Beta Imager

Application note

Ex vivo control of visual stimuli in rat brains by 18FDG imaging

Laurent Besret, Anne-Sophie Hérard (URA CEA-CNRS 2210, Orsay), Fabrice Beau (CEA-DSV, Orsay), Serge Maîtrejean (Biospace Lab, Paris)


In vivo imaging is rapidly developing as a direct consequence of improvements in dedicated instrumentation, superimposed upon decades of experience of in vitro imaging of tissues and molecular processes obtained, respectively, from histopathology and autoradiography. Examples are the strong association of in vivo optical microscopy with histopathology or PET/SPECT imaging with digital autoradiography. Ex vivo imaging of PET-labeled tissue sections after in vivo PET experiments is of particular interest for the precise measurement of molecular concentration or for tissue identification at high spatial resolution.

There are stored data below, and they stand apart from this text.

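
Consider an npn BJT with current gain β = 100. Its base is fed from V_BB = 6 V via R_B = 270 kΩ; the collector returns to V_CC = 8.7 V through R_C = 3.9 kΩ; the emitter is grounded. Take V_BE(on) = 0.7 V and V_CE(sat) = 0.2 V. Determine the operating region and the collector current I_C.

Assume active. Base-emitter loop: I_B = (V_BB − V_BE)/R_B = (6 − 0.7)/270 = 0.0196 mA.
I_C = β·I_B = 100×0.0196 = 1.96 mA.
V_CE = V_CC − I_C·R_C = 8.7 − 1.96×3.9 = 1.04 V > V_CE(sat), so the active-region assumption holds.

active; I_C ≈ 2 mA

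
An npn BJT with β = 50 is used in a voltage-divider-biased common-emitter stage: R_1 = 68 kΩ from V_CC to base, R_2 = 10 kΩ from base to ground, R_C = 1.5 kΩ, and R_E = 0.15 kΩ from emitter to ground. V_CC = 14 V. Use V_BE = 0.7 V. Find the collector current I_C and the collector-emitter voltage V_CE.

I_C ≈ 3.3 mA, V_CE ≈ 8.5 V

Thevenize the base divider: V_Th = V_CC·R_2/(R_1+R_2) = 14×10/78 = 1.79 V, R_Th = R_1‖R_2 = 8.72 kΩ.
Base-emitter loop: V_Th = I_B·R_Th + V_BE + (β+1)I_B·R_E, so I_B = (1.79 − 0.7) / (8.72 + 51×0.15) = 0.0669 mA.
I_C = β·I_B = 50×0.0669 = 3.34 mA, and I_E = (β+1)I_B = 3.41 mA.
V_CE = V_CC − I_C·R_C − I_E·R_E = 14 − 3.34×1.5 − 3.41×0.15 = 8.47 V.
V_CE = 8.47 V > 0.2 V confirms active-region operation.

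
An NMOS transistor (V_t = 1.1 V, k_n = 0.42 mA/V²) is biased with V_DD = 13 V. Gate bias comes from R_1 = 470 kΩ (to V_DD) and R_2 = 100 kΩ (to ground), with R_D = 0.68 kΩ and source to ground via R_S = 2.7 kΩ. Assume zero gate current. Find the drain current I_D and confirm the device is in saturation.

V_G = V_DD·R_2/(R_1+R_2) = 13×100/570 = 2.28 V.
Assume saturation: I_D = (k_n/2)(V_GS − V_t)² with V_GS = V_G − I_D·R_S = 2.28 − 2.7·I_D.
Substituting gives 1.53·I_D² − 2.34·I_D + 0.293 = 0, with roots I_D = 0.138 or 1.39 mA.
The root I_D = 1.39 mA gives V_GS = -1.47 V ≤ V_t, so take I_D = 0.138 mA.
Then V_GS = 1.91 V and V_DS = V_DD − I_D(R_D+R_S) = 13 − 0.138×3.38 = 12.5 V.
Saturation requires V_DS ≥ V_GS − V_t = 0.809 V; 12.5 ≥ 0.809 ✓.

I_D ≈ 0.14 mA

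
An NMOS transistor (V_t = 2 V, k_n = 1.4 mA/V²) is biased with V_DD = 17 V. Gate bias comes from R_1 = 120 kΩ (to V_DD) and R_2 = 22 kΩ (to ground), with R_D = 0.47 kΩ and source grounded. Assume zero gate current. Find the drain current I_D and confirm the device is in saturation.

V_G = V_DD·R_2/(R_1+R_2) = 17×22/142 = 2.63 V. With the source grounded, V_GS = V_G = 2.63 V.
Assume saturation: I_D = (k_n/2)(V_GS − V_t)² = (1.4/2)×(2.63 − 2)² = 0.7×0.634² = 0.281 mA.
V_DS = V_DD − I_D·R_D = 17 − 0.281×0.47 = 16.9 V.
Saturation requires V_DS ≥ V_GS − V_t = 0.634 V; 16.9 ≥ 0.634 ✓.

I_D ≈ 0.28 mA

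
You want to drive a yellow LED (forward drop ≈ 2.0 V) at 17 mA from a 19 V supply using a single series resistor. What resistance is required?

The resistor drops V_S − V_D = 19 − 2.0 = 17 V at 17 mA.
R = 17 V / 17 mA = 1 kΩ.

R ≈ 1 kΩ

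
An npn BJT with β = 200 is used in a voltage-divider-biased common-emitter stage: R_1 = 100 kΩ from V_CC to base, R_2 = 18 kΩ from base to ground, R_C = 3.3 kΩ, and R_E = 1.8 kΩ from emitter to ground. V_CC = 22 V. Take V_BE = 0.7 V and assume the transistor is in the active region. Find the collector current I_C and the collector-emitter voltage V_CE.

I_C ≈ 1.4 mA, V_CE ≈ 15 V

Thevenize the base divider: V_Th = V_CC·R_2/(R_1+R_2) = 22×18/118 = 3.36 V, R_Th = R_1‖R_2 = 15.3 kΩ.
Base-emitter loop: V_Th = I_B·R_Th + V_BE + (β+1)I_B·R_E, so I_B = (3.36 − 0.7) / (15.3 + 201×1.8) = 0.00704 mA.
I_C = β·I_B = 200×0.00704 = 1.41 mA, and I_E = (β+1)I_B = 1.42 mA.
V_CE = V_CC − I_C·R_C − I_E·R_E = 22 − 1.41×3.3 − 1.42×1.8 = 14.8 V.
V_CE = 14.8 V > 0.2 V confirms active-region operation.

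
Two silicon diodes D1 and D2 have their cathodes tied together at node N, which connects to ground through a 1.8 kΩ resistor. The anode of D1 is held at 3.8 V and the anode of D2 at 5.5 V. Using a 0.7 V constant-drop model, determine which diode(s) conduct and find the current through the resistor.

Assume both conduct. Then node N would need to be at both 3.8−0.7 = 3.1 V and 5.5−0.7 = 4.8 V, which is impossible.
Assume only D2 conducts: V_N = 5.5 − 0.7 = 4.8 V, so I_R = 4.8/1.8 = 2.67 mA.
Check D1: its anode-to-cathode voltage is 3.8 − 4.8 = -1 V < 0.7 V, so it is off. The assumption is consistent.

Only D2 conducts; I_R ≈ 2.7 mA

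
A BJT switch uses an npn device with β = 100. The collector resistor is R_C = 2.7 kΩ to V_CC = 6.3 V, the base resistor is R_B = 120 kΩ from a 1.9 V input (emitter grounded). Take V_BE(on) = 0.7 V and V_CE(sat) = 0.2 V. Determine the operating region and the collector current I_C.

Assume active. Base-emitter loop: I_B = (V_BB − V_BE)/R_B = (1.9 − 0.7)/120 = 0.01 mA.
I_C = β·I_B = 100×0.01 = 1 mA.
V_CE = V_CC − I_C·R_C = 6.3 − 1×2.7 = 3.6 V > V_CE(sat), so the active-region assumption holds.

active; I_C ≈ 1 mA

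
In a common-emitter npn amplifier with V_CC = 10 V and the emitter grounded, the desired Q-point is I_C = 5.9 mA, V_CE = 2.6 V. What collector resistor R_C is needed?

R_C ≈ 1.3 kΩ

Collector loop: V_CC = I_C·R_C + V_CE.
R_C = (V_CC − V_CE)/I_C = (10 − 2.6)/5.9 = 1.25 kΩ.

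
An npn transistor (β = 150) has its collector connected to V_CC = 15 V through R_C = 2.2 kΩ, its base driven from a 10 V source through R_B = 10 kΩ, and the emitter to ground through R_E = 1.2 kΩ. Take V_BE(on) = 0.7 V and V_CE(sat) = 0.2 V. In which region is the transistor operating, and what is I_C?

saturation; I_C ≈ 4.2 mA

Assume active: I_B = (10 − 0.7)/(10 + 151×1.2) = 0.0486 mA, I_C = β·I_B = 7.3 mA.
Then V_CE = 15 − 7.3×2.2 − 7.34×1.2 = -9.86 V < 0.2 V — the active assumption fails.
Re-solve with V_CE = 0.2 V. KCL at the emitter: V_E/R_E = (V_BB−0.7−V_E)/R_B + (V_CC−0.2−V_E)/R_C, giving V_E = 5.52 V.
I_C = (V_CC − 0.2 − V_E)/R_C = (14.8 − 5.52)/2.2 = 4.22 mA.
Check: I_B = (9.3 − 5.52)/10 = 0.378 mA, and β·I_B = 56.7 mA > I_C, confirming saturation.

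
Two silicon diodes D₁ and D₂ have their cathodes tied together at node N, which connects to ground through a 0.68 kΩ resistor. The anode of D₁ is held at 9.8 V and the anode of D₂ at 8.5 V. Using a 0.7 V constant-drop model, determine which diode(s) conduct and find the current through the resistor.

Assume both conduct. Then node N would need to be at both 9.8−0.7 = 9.1 V and 8.5−0.7 = 7.8 V, which is impossible.
Assume only D₁ conducts: V_N = 9.8 − 0.7 = 9.1 V, so I_R = 9.1/0.68 = 13.4 mA.
Check D₂: its anode-to-cathode voltage is 8.5 − 9.1 = -0.6 V < 0.7 V, so it is off. The assumption is consistent.

Only D₁ conducts; I_R ≈ 13 mA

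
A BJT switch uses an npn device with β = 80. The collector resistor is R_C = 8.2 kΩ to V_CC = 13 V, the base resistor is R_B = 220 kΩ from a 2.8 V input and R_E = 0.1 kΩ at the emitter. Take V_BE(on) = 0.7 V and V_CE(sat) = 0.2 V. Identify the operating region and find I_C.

Assume active. Base-emitter loop: I_B = (V_BB − V_BE)/(R_B + (β+1)R_E) = (2.8 − 0.7)/(220 + 81×0.1) = 0.00921 mA.
I_C = β·I_B = 80×0.00921 = 0.737 mA.
V_CE = V_CC − I_C·R_C − I_E·R_E = 13 − 0.737×8.2 − 0.746×0.1 = 6.89 V > V_CE(sat), so the active-region assumption holds.

active; I_C ≈ 0.74 mA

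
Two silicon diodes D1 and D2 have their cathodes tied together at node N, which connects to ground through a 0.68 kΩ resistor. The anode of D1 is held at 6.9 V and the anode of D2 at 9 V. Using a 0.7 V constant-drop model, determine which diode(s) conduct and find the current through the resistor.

Assume both conduct. Then node N would need to be at both 6.9−0.7 = 6.2 V and 9−0.7 = 8.3 V, which is impossible.
Assume only D2 conducts: V_N = 9 − 0.7 = 8.3 V, so I_R = 8.3/0.68 = 12.2 mA.
Check D1: its anode-to-cathode voltage is 6.9 − 8.3 = -1.4 V < 0.7 V, so it is off. The assumption is consistent.

Only D2 conducts; I_R ≈ 12 mA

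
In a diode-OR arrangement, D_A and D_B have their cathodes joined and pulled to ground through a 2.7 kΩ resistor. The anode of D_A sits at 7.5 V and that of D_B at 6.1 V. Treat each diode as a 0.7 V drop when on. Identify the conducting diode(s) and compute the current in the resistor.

Only D_A conducts; I_R ≈ 2.5 mA

Assume both conduct. Then node N would need to be at both 7.5−0.7 = 6.8 V and 6.1−0.7 = 5.4 V, which is impossible.
Assume only D_A conducts: V_N = 7.5 − 0.7 = 6.8 V, so I_R = 6.8/2.7 = 2.52 mA.
Check D_B: its anode-to-cathode voltage is 6.1 − 6.8 = -0.7 V < 0.7 V, so it is off. The assumption is consistent.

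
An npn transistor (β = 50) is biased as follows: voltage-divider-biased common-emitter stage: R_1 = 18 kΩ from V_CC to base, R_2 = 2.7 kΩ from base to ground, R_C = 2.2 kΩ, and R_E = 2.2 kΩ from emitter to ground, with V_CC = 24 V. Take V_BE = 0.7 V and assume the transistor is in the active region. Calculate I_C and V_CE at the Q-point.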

While PET imaging now reaches voxel resolution in the (1-2 mm) range, pixel resolution in tissue sections by ex vivo imaging is one to two orders of magnitude better - in the (10-500µm) range depending on the technique used.
The present study was focused on the increase of FDG uptake in the left colliculus of the brain after lateral visual stimulus. One goal was to evaluate the resolution and contrast performance of popular techniques available for ex vivo imaging of beta+-labeled tissue sections. Tested were film, phosphor imaging, and two real-time digital imagers, the Micro ImagerTM and the Beta ImagerTM, both products of Biospace Lab, Paris. The comparisons were carried out on brain tissue sections for which accurate localization is of particular interest.